Seulement, la situation actuelle de la Casbah, de ses remparts et de ses vieilles bâtisses est préoccupante. Longtemps marginalisés par les politiques d’aménagement et d’urbanisation, les anciens tissus urbains subissent une dégradation continue. Ces dégradations ont altéré le caractère authentique de la Médina, haut lieu d’histoire. Concernant la problématique posée pour la sauvegarde de la Médina, des initiatives ont été prises, mais restent insuffisantes pour la remise en état des monuments (portes et remparts). Dans ce cadre, la commune urbaine de Mohammedia a lancé des travaux d’aménagement des ruelles, des trottoirs et pour le revêtement des ruelles avoisinant la mosquée Al Atik de la Casbah.

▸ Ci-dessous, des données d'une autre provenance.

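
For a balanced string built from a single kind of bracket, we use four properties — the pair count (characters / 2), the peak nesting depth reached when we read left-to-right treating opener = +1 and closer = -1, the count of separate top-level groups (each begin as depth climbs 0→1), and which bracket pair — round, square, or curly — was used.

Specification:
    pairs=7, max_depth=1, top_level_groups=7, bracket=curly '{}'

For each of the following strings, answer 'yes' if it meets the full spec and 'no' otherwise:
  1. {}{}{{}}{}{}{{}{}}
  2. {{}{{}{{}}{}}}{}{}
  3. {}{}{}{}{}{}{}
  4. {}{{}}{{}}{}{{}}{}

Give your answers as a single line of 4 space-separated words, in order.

Answer: no no yes no

Derivation:
String 1 '{}{}{{}}{}{}{{}{}}': depth seq [1 0 1 0 1 2 1 0 1 0 1 0 1 2 1 2 1 0]
  -> pairs=9 depth=2 groups=6 -> no
String 2 '{{}{{}{{}}{}}}{}{}': depth seq [1 2 1 2 3 2 3 4 3 2 3 2 1 0 1 0 1 0]
  -> pairs=9 depth=4 groups=3 -> no
String 3 '{}{}{}{}{}{}{}': depth seq [1 0 1 0 1 0 1 0 1 0 1 0 1 0]
  -> pairs=7 depth=1 groups=7 -> yes
String 4 '{}{{}}{{}}{}{{}}{}': depth seq [1 0 1 2 1 0 1 2 1 0 1 0 1 2 1 0 1 0]
  -> pairs=9 depth=2 groups=6 -> no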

Les travaux se poursuivent activement pour rendre plus attrayants certains espaces.
Néanmoins, le manque de civisme de certains sape les efforts consentis et défigure le paysage urbain. Comment expliquer alors l’absence de civisme chez ceux qui n’hésitent pas à occuper illégalement les trottoirs aménagés à l’attention des piétons ? Le plus grave c’est les stationnements des voitures et d’autres véhicules sur les nouveaux carrelages, ce qui véhicule une image dégradante de la ville. L’esthétique des ruelles et des espaces aménagés autour de la mosquée a été gravement compromise par ces agissements irréfléchis qui nécessitent des actions urgentes et concrètes pour mettre fin à l’anarchie.

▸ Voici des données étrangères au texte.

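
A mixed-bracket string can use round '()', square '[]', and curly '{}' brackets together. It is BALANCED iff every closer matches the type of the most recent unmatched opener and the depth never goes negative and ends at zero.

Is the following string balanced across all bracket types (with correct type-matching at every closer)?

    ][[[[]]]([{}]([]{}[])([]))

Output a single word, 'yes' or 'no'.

Answer: no

Derivation:
pos 0: saw closer ']' but stack is empty → INVALID
Verdict: unmatched closer ']' at position 0 → no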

Le paysage urbain, précise cet habitant, a été affecté par les comportements inciviques et irresponsables de certains responsables de l’anarchie et par le manque d’intérêt à leur ville. Les trottoirs et les carrelages, réservés en principe aux piétons et destinés à assurer leur sécurité, ont été squattés et risquent d’être dénaturés. Il n’est dès lors plus étonnant, en dépit des opérations menées par les autorités compétentes, de trouver encore des voitures et d’autres véhicules garés là où il ne faut pas, sans que leurs propriétaires soient inquiétés. Les anciens tissus urbains de la Casbah, souligne cet étudiant, doivent être intégrés dans la promotion touristique de la ville. La dégradation de ce lien nécessite une mise à niveau, une restauration qui doit tenir compte de la pression urbanistique de l’exode rural, ainsi que des multiples mutations architecturales et dans le mode de vie des habitants. Il faut agir, surtout dans le contexte actuel, marqué par un renouveau de la réflexion stratégique sur les tissus anciens.

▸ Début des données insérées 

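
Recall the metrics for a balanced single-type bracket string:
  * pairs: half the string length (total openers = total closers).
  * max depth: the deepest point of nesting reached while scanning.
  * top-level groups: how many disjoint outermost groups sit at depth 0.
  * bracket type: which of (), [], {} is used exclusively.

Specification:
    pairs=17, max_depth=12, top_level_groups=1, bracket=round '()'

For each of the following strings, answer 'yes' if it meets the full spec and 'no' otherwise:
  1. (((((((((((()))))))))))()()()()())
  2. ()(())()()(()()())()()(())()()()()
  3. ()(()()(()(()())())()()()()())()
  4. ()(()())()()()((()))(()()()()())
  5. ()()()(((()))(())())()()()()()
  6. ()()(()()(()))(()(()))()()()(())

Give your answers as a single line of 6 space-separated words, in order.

Answer: yes no no no no no

Derivation:
String 1 '(((((((((((()))))))))))()()()()())': depth seq [1 2 3 4 5 6 7 8 9 10 11 12 11 10 9 8 7 6 5 4 3 2 1 2 1 2 1 2 1 2 1 2 1 0]
  -> pairs=17 depth=12 groups=1 -> yes
String 2 '()(())()()(()()())()()(())()()()()': depth seq [1 0 1 2 1 0 1 0 1 0 1 2 1 2 1 2 1 0 1 0 1 0 1 2 1 0 1 0 1 0 1 0 1 0]
  -> pairs=17 depth=2 groups=12 -> no
String 3 '()(()()(()(()())())()()()()())()': depth seq [1 0 1 2 1 2 1 2 3 2 3 4 3 4 3 2 3 2 1 2 1 2 1 2 1 2 1 2 1 0 1 0]
  -> pairs=16 depth=4 groups=3 -> no
String 4 '()(()())()()()((()))(()()()()())': depth seq [1 0 1 2 1 2 1 0 1 0 1 0 1 0 1 2 3 2 1 0 1 2 1 2 1 2 1 2 1 2 1 0]
  -> pairs=16 depth=3 groups=7 -> no
String 5 '()()()(((()))(())())()()()()()': depth seq [1 0 1 0 1 0 1 2 3 4 3 2 1 2 3 2 1 2 1 0 1 0 1 0 1 0 1 0 1 0]
  -> pairs=15 depth=4 groups=9 -> no
String 6 '()()(()()(()))(()(()))()()()(())': depth seq [1 0 1 0 1 2 1 2 1 2 3 2 1 0 1 2 1 2 3 2 1 0 1 0 1 0 1 0 1 2 1 0]
  -> pairs=16 depth=3 groups=8 -> no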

Il est à noter que des promesses avaient été faites pour la réhabilitation de l’ensemble des richesses patrimoniales de la Médina et celles de la ville, mais elles sont restées sans suite. Les services concernés sont interpellés pour sauver ce patrimoine riche et chargé d’histoire qui dépérit. Dans la foulée de ce vent de changement qui souffle sur le pays, les responsables à tous les niveaux sont interpellés afin d’orienter leurs efforts pour construire une ville avec des projets intégrés et participer activement à la sauvegarde de la Casbah et des anciens édifices.